The fate of the three herbicides 2,4,5-T (2,4,5-trichlorophenoxyacetic acid), atrazine (6-chloro-N-ethyl-N'-[l-methyl-ethyl]-l,3,5-triazine-2,4-diamine), and DNOC (4,6-dinitro-2-methylphenol) in an anaerobic sandy aquifer was investigated. In the field, each of the herbicides was released simultaneously with tritiated water (HTO) as tracer in the depth interval 3 to 4 mbs (meters below surface) by use of passive diffusive emitters. Atrazine and 2,4,5-T were persistent during the approximately 18 days residence time in the aquifer. In contrast, DNOC was rapidly removed from the water phase following first-order kinetics. The removal mechanism was likely an abiotic reduction. At day 25, the first-order rate constant was 1.47 d−1, but it decreased with time and seemed to stabilize at 0.35 d−1 after 150 to 200 days.

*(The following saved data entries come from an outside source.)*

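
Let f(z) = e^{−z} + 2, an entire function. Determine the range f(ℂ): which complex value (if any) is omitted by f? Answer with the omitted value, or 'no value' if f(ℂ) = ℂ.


Little Picard bounds the complement of f(ℂ) to at most one point.
e^{−z} is never zero on ℂ, so 1·e^{−z} takes every value in ℂ ∖ {0}. Adding 2 shifts the range to ℂ ∖ {2}. Thus f omits exactly the value 2.

Omitted value: 2.


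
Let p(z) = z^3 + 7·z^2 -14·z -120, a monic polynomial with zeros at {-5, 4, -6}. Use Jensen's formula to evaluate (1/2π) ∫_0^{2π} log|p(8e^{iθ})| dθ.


Zeros: -6, -5, 4; r = 8.
Inside |z| < r: -6, -5, 4. Outside (|z| ≥ r): ∅.
p(0) = -120, so log|p(0)| = log(120) = 4.7875.
Apply Jensen: I(r) = log|p(0)| + Σ_k log(r/|z_k|), summed over zeros inside |z| < r.
  log(r/|z_k|) for z_k = -5: log(8/5) = 0.4700
  log(r/|z_k|) for z_k = 4: log(8/4) = 0.6931
  log(r/|z_k|) for z_k = -6: log(8/6) = 0.2877
Sum over inside zeros: 1.4508.
I(r) = log|p(0)| + (inside sum) = 4.7875 + 1.4508 = 6.2383.
Closed form (all zeros inside, monic): I(r) = n·log(r) = 3·log(8) = 6.2383. ✓

I(r) ≈ 6.2383.


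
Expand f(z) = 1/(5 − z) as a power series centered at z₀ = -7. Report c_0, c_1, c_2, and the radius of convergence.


Let w = z − z₀, so z = z₀ + w.
Then 5 − z = 5 − (z₀ + w) = (5 − z₀) − w = 12 − w.
f(z) = 1/(12 − w) = (1/(12)) · 1/(1 − w/(12)) = Σ_{n≥0} w^n / (12)^(n+1).
So c_n = 1/(12)^(n+1):
  c_0 = 1/(12)^1 = 1/12.
  c_1 = 1/(12)^2 = 1/144.
  c_2 = 1/(12)^3 = 1/1728.
The series is valid for |w/d| < 1, i.e. |z − z₀| < |d|.
Radius of convergence: R = |5 − z₀| = |12| = 12 (distance from z₀ to the singularity z = 5).

c_0 = 1/12, c_1 = 1/144, c_2 = 1/1728; R = 12.


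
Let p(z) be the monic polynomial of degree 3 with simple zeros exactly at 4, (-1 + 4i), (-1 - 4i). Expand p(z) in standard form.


The polynomial is p(z) = ∏_{α ∈ S} (z − α), where S = {4, (-1 + 4i), (-1 - 4i)}.
Expanding the product yields: p(z) = z^3 -2·z^2 + 9·z -68.
Note conjugate pairs combine to real quadratics: (z − (-1+4i))(z − (-1−4i)) = z² + 2z + 17.
The resulting polynomial has degree 3 and real coefficients as required.

p(z) = z^3 -2·z^2 + 9·z -68.


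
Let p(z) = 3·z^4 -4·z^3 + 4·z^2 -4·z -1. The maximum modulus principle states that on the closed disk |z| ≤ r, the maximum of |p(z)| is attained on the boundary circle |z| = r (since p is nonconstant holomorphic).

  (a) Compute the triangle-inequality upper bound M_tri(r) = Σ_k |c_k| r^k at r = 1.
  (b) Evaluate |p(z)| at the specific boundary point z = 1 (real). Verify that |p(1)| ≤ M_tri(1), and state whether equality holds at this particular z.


Coefficients: c_0 = -1, c_1 = -4, c_2 = 4, c_3 = -4, c_4 = 3. Radius r = 1.
Part (a). Triangle bound: M_tri(r) = Σ_k |c_k| r^k
  = |-1|·1^0 + |-4|·1^1 + |4|·1^2 + |-4|·1^3 + |3|·1^4
  = 1 + 4 + 4 + 4 + 3 = 16.
This bounds M(r) := max_{|z|=r} |p(z)| from above; equality holds iff all terms c_k z^k can be made to align in phase at a single z on |z|=r.
Part (b). At z = 1 (real, on the circle |z| = r):
  p(1) = (-1)·1^0 + (-4)·1^1 + (4)·1^2 + (-4)·1^3 + (3)·1^4 = -2.
  |p(1)| = 2.
Check: |p(1)| = 2 ≤ 16 = M_tri(1). ✓ Equality does not hold at z = 1 (the coefficients have mixed signs, so the terms do not all align in phase there).

M_tri(1) = 16; |p(1)| = 2; equality at z=1: no.


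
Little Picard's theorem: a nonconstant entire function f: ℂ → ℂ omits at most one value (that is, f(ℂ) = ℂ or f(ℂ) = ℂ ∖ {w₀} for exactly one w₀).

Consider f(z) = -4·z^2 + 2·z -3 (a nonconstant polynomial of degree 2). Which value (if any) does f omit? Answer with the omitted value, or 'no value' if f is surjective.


Little Picard bounds the complement of f(ℂ) to at most one point.
For every w ∈ ℂ, the equation p(z) − w = 0 is a nonconstant polynomial in z and hence has at least one root by the fundamental theorem of algebra. So p is surjective onto ℂ, omitting no value.

Omitted value: no value.


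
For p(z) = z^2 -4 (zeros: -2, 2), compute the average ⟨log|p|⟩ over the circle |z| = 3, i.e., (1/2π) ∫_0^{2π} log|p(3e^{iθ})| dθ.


Zeros: -2, 2; r = 3.
Inside |z| < r: -2, 2. Outside (|z| ≥ r): ∅.
p(0) = -4, so log|p(0)| = log(4) = 1.3863.
Apply Jensen: I(r) = log|p(0)| + Σ_k log(r/|z_k|), summed over zeros inside |z| < r.
  log(r/|z_k|) for z_k = -2: log(3/2) = 0.4055
  log(r/|z_k|) for z_k = 2: log(3/2) = 0.4055
Sum over inside zeros: 0.8109.
I(r) = log|p(0)| + (inside sum) = 1.3863 + 0.8109 = 2.1972.
Closed form (all zeros inside, monic): I(r) = n·log(r) = 2·log(3) = 2.1972. ✓

I(r) ≈ 2.1972.


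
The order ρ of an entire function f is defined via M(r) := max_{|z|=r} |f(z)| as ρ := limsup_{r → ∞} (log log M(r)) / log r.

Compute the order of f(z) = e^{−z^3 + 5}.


|e^{−z^3 + 5}| = e^{Re(-1·z^3) + 5} ≤ e^{1|z|^3 + 5} = e^{1r^3 + 5} on |z| = r, so ρ ≤ 3. Choosing z on |z|=r so that -1·z^3 is real positive (always possible by picking arg z appropriately) gives |f(z)| = e^{1r^3 + 5}, matching the bound. The additive constant 5 does not affect log log M(r) ~ 3·log r. Hence ρ = 3.
Therefore ρ = 3.

Order ρ = 3.


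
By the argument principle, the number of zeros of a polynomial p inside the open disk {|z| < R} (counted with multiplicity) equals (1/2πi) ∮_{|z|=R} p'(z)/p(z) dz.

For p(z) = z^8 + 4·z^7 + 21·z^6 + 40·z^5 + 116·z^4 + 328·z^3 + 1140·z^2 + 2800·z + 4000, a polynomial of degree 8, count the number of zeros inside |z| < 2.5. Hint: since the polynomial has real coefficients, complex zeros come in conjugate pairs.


The zeros of p are: (-1 + 3i), (-1 - 3i), (2 + 2i), (2 - 2i), (-2 + 1i), (-2 - 1i), (-1 + 3i), (-1 - 3i).
Their magnitudes are: 3.162, 3.162, 2.828, 2.828, 2.236, 2.236, 3.162, 3.162.
Zeros with |z| < R = 2.5: (-2 + 1i), (-2 - 1i).
Count = 2.
By the argument principle, (1/2πi) ∮_{|z|=R} p'(z)/p(z) dz equals exactly this count.

Number of zeros inside |z| < 2.5: 2.


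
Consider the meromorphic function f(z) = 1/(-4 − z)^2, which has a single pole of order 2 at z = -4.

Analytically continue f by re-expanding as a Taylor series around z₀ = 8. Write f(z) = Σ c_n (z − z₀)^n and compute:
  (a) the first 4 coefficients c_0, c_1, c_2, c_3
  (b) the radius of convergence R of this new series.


Let w = z − z₀, so z = z₀ + w.
Then -4 − z = -4 − (z₀ + w) = (-4 − z₀) − w = -12 − w.
f(z) = 1/(-12 − w)^2 = (1/(-12)^2) · (1 − w/(-12))^{−2}.
By the binomial series (1−u)^{−2} = Σ_{n≥0} C(n+1, 1) u^n for |u|<1, with u = w/(-12):
  c_n = C(n+1, 1) / (-12)^(n+2).
  c_0 = 1/(-12)^2 = 1/144.
  c_1 = 2/(-12)^3 = -1/864.
  c_2 = 3/(-12)^4 = 1/6912.
  c_3 = 4/(-12)^5 = -1/62208.
The series is valid for |w/d| < 1, i.e. |z − z₀| < |d|.
Radius of convergence: R = |-4 − z₀| = |-12| = 12 (distance from z₀ to the singularity z = -4).

c_0 = 1/144, c_1 = -1/864, c_2 = 1/6912, c_3 = -1/62208; R = 12.


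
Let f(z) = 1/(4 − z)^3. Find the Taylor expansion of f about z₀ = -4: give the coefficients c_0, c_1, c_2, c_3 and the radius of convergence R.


Let w = z − z₀, so z = z₀ + w.
Then 4 − z = 4 − (z₀ + w) = (4 − z₀) − w = 8 − w.
f(z) = 1/(8 − w)^3 = (1/(8)^3) · (1 − w/(8))^{−3}.
By the binomial series (1−u)^{−3} = Σ_{n≥0} C(n+2, 2) u^n for |u|<1, with u = w/(8):
  c_n = C(n+2, 2) / (8)^(n+3).
  c_0 = 1/(8)^3 = 1/512.
  c_1 = 3/(8)^4 = 3/4096.
  c_2 = 6/(8)^5 = 3/16384.
  c_3 = 10/(8)^6 = 5/131072.
The series is valid for |w/d| < 1, i.e. |z − z₀| < |d|.
Radius of convergence: R = |4 − z₀| = |8| = 8 (distance from z₀ to the singularity z = 4).

c_0 = 1/512, c_1 = 3/4096, c_2 = 3/16384, c_3 = 5/131072; R = 8.


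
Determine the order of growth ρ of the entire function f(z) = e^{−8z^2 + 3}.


|e^{−8z^2 + 3}| = e^{Re(-8·z^2) + 3} ≤ e^{8|z|^2 + 3} = e^{8r^2 + 3} on |z| = r, so ρ ≤ 2. Choosing z on |z|=r so that -8·z^2 is real positive (always possible by picking arg z appropriately) gives |f(z)| = e^{8r^2 + 3}, matching the bound. The additive constant 3 does not affect log log M(r) ~ 2·log r. Hence ρ = 2.
Therefore ρ = 2.

Order ρ = 2.


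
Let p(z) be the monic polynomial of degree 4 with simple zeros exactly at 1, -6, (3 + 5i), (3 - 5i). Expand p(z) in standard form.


The polynomial is p(z) = ∏_{α ∈ S} (z − α), where S = {1, -6, (3 + 5i), (3 - 5i)}.
Expanding the product yields: p(z) = z^4 -z^3 -2·z^2 + 206·z -204.
Note conjugate pairs combine to real quadratics: (z − (3+5i))(z − (3−5i)) = z² − 6z + 34.
The resulting polynomial has degree 4 and real coefficients as required.

p(z) = z^4 -z^3 -2·z^2 + 206·z -204.


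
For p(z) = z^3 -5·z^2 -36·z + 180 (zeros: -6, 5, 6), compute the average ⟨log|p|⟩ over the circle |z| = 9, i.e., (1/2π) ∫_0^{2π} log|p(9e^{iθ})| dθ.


Zeros: -6, 5, 6; r = 9.
Inside |z| < r: -6, 5, 6. Outside (|z| ≥ r): ∅.
p(0) = 180, so log|p(0)| = log(180) = 5.1930.
Apply Jensen: I(r) = log|p(0)| + Σ_k log(r/|z_k|), summed over zeros inside |z| < r.
  log(r/|z_k|) for z_k = -6: log(9/6) = 0.4055
  log(r/|z_k|) for z_k = 5: log(9/5) = 0.5878
  log(r/|z_k|) for z_k = 6: log(9/6) = 0.4055
Sum over inside zeros: 1.3987.
I(r) = log|p(0)| + (inside sum) = 5.1930 + 1.3987 = 6.5917.
Closed form (all zeros inside, monic): I(r) = n·log(r) = 3·log(9) = 6.5917. ✓

I(r) ≈ 6.5917.


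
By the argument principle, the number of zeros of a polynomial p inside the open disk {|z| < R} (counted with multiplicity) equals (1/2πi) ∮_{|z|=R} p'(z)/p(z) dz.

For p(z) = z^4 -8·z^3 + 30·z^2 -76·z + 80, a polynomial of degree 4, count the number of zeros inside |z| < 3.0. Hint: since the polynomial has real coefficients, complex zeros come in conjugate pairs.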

In the laboratory, batch experiments were conducted with sediments from 3 to 4 mbs and from 8 to 9 mbs. In these incubations, formation of Fe2+ and depletion of sulfate showed iron and sulfate reduction in sediment from 3 to 3.5 mbs and sulfate reduction in 3.5 to 4 mbs sediment. In sediment from 8 to 9 mbs, the dominant redox process was methane formation. In sediment from 3 to 3.5 mbs, only 27% to 52% of the 2,4,5-T remained after 196 days. 2,4,5-trichlorophenol was identified as the major metabolite. A lag period of at least 50 days was observed, and no degradation occurred in HgCl2 amended controls, verifying that the process was microbially mediated. In the other 2,4,5-T incubations and all the atrazine incubations, concentrations decreased linearly, but less than 25 % was removed within 200 to 250 days. No degradation products could be detected, and slow sorption was the likely explanation. In all the laboratory incubations DNOC was degraded, following first-order kinetics, and when normalized to the sediment/water-ratio, the field and laboratory derived rate constants compared well. The DNOC degradation in the methanogenic incubations (8 to 9 mbs) was up to 50 times faster than in the sediments from 3 to 4 mbs, likely due to the low redox potential.


Received September 2000, accepted July 2001.